Об этой книге оказалось неожиданно тяжело писать. Причина, я думаю,
в том, что эссе Марии Степановой – это главным образом работа с неочевидным. Те, о ком она говорит, достойны стоять в
первом ряду имен культуры – и стоят, но в самом деле
как-то неброско: Степанова умеет написать так, что и Цветаева кажется забытой и
недооцененной. Чтобы обитатель дома впервые после долгого времени выглянул в
окно, кто-то протирает снаружи стекла от сажи и пыли; этот кто-то – Мария
Степанова.
Воскрешение
– дивная и страшная мечта русской культуры, составляющая итогового
«все хорошо»; воскрешение, обратимость смерти – одна из ключевых тем и для
Марии Степановой. Напечатание текста умершего писателя, дневника свидетеля века
– разумеется, один из способов воскрешения. В своей рецензии на новую книгу
Полины Барсковой «Живые картины» Степанова пишет, что
ее тексты «имеют дело с мертвыми людьми, которых необходимо заново сделать живыми». Но для
Степановой возможно и другое воскрешение, полное, чудесное, небывалое:
достаточно вспомнить ее стихотворение «Гостья» или поэму «Вторая проза», герои
которой постоянно прыгают из смерти в жизнь и обратно.
Недавняя
книга стихов Ивана Соколова называется «Мои мертвые». Для книги эссе Степановой
такое название тоже могло бы подойти, но, как мы увидим далее, избранное ею
название более чем оправданно. Такое название отдает чем-то смутно знакомым,
заставляет перебирать в памяти все ходовые тернарные фразы (вроде «Хороший, плохой, злой») – так в игре «Что? Где? Когда?»

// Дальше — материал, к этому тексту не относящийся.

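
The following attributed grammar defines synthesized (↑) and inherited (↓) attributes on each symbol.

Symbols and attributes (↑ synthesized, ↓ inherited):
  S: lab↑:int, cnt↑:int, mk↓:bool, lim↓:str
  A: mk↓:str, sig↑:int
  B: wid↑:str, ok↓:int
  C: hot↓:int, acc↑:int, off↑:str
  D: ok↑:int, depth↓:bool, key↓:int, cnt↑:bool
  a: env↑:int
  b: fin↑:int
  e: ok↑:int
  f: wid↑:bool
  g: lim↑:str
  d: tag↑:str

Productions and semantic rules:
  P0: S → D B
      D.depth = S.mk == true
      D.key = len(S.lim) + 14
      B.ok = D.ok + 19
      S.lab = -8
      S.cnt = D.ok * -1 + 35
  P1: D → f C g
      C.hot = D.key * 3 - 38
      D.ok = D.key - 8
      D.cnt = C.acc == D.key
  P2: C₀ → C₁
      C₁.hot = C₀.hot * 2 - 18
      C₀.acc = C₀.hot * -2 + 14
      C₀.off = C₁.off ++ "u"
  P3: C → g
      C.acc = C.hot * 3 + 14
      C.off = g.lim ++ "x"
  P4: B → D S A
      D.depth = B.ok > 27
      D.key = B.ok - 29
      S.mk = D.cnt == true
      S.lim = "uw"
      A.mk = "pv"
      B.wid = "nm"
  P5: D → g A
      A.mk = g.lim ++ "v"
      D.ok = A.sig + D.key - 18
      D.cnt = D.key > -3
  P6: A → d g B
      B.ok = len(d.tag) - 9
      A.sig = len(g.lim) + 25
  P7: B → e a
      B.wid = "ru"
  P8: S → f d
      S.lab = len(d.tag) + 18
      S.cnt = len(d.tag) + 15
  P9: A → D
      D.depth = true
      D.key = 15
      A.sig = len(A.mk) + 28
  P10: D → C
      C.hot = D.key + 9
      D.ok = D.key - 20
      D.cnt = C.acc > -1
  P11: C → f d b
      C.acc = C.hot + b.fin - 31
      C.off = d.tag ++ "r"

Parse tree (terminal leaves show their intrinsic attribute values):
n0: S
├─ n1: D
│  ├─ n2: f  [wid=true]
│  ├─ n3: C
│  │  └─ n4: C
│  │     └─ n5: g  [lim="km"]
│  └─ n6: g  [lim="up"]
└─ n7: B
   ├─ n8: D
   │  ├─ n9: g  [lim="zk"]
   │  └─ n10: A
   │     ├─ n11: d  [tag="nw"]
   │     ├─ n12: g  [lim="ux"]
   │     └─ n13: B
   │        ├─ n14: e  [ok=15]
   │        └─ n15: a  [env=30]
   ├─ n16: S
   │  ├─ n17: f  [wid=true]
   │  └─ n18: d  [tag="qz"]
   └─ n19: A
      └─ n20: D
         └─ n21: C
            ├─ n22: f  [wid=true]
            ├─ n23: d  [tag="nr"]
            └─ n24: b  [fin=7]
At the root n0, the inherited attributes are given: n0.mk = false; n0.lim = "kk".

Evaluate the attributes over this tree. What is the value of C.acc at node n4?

1. n0.mk = false  [given at root]
2. n0.lim = "kk"  [given at root]
3. n1.depth = false  [S.mk == true]
4. n1.key = 16  [len(S.lim) + 14]
5. n2.wid = true  [terminal]
6. n3.hot = 10  [D.key * 3 - 38]
7. n4.hot = 2  [C₀.hot * 2 - 18]
8. n5.lim = "km"  [terminal]
9. n4.acc = 20  [C.hot * 3 + 14]
10. n4.off = "kmx"  [g.lim ++ "x"]
11. n3.acc = -6  [C₀.hot * -2 + 14]
12. n3.off = "kmxu"  [C₁.off ++ "u"]
13. n6.lim = "up"  [terminal]
14. n1.ok = 8  [D.key - 8]
15. n1.cnt = false  [C.acc == D.key]
16. n7.ok = 27  [D.ok + 19]
17. n8.depth = false  [B.ok > 27]
18. n8.key = -2  [B.ok - 29]
19. n9.lim = "zk"  [terminal]
20. n10.mk = "zkv"  [g.lim ++ "v"]
21. n11.tag = "nw"  [terminal]
22. n12.lim = "ux"  [terminal]
23. n13.ok = -7  [len(d.tag) - 9]
24. n14.ok = 15  [terminal]
25. n15.env = 30  [terminal]
26. n13.wid = "ru"  ["ru"]
27. n10.sig = 27  [len(g.lim) + 25]
28. n8.ok = 7  [A.sig + D.key - 18]
29. n8.cnt = true  [D.key > -3]
30. n16.mk = true  [D.cnt == true]
31. n16.lim = "uw"  ["uw"]
32. n17.wid = true  [terminal]
33. n18.tag = "qz"  [terminal]
34. n16.lab = 20  [len(d.tag) + 18]
35. n16.cnt = 17  [len(d.tag) + 15]
36. n19.mk = "pv"  ["pv"]
37. n20.depth = true  [true]
38. n20.key = 15  [15]
39. n21.hot = 24  [D.key + 9]
40. n22.wid = true  [terminal]
41. n23.tag = "nr"  [terminal]
42. n24.fin = 7  [terminal]
43. n21.acc = 0  [C.hot + b.fin - 31]
44. n21.off = "nrr"  [d.tag ++ "r"]
45. n20.ok = -5  [D.key - 20]
46. n20.cnt = true  [C.acc > -1]
47. n19.sig = 30  [len(A.mk) + 28]
48. n7.wid = "nm"  ["nm"]
49. n0.lab = -8  [-8]
50. n0.cnt = 27  [D.ok * -1 + 35]

20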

набрасывают версии, зная, что нужная аналогия лежит где-то рядом. Двоичный код?
(1 + 0 = 01?) Или – «тезис – антитезис – синтез»? Из всех вариантов этот мне
кажется самым обещающим.
Первый
раздел книги составляют эссе как бы программные, «о явлениях и существованиях».
В эссе «Над важными гробами», чьи начальные строки вынесены
на обложку книги, Степанова говорит о негероических мертвых – можно даже
сказать, «нормальных» мертвых: слово «важный» здесь мигает двойным значением:
«важный» – то есть необходимый, обязательный и «важный» – родственное
«важничать»; в этом последнем значении «важный гроб» – это гроб
уважаемый и солидный («и всех вас гроб, зевая, ждет»), но без малейшего оттенка
комизма или пренебрежения – фактом своей фамильности,
смелостью заявления о том, что это «последнее пристанище» человека,
репрезентацией всего потаенного прошлого могила на любом маленьком кладбище
заслуживает ауры основательности и «важности»: «Потому что
первое, о чем говорит кладбище, любое, большое и маленькое, заставленное
мраморной скульптурицей или заросшее крапивой, – это
подлинный объем всего случившегося до меня». Демонстрируя разнообразие
этого случившегося, Степанова цитирует несколько надгробных надписей. Таким
образом, книга о воскрешении начинается со случайного вплывания
в тему смерти (идиллическая фотография при внимательном взгляде оказывается
изображением кладбища) и случайного же – тут же делающегося неслучайным –
возвращения имен.
«Так уж надо, – отвечал Чиклин. – Все мертвые – это люди особенные. – Важные какие! – удивлялась Настя. – Отчего ж тогда все
живут! Лучше б умерли и стали важными!» «Важность»
может быть и кажимостью: ведь неслучайно Степанова в
эссе о В.Г. Зебальде, одном из главных своих героев,
пишет, что «мертвые для него – бедные родственники живых: вытесненные на
обочину, пораженные в правах… <…> Все его книги, о чем бы они ни были,
написаны со стороны и на стороне мертвых». Та сторона «более многолюдна, чем
эта»; самые страстные эссе книги написаны именно об обитателях «той стороны»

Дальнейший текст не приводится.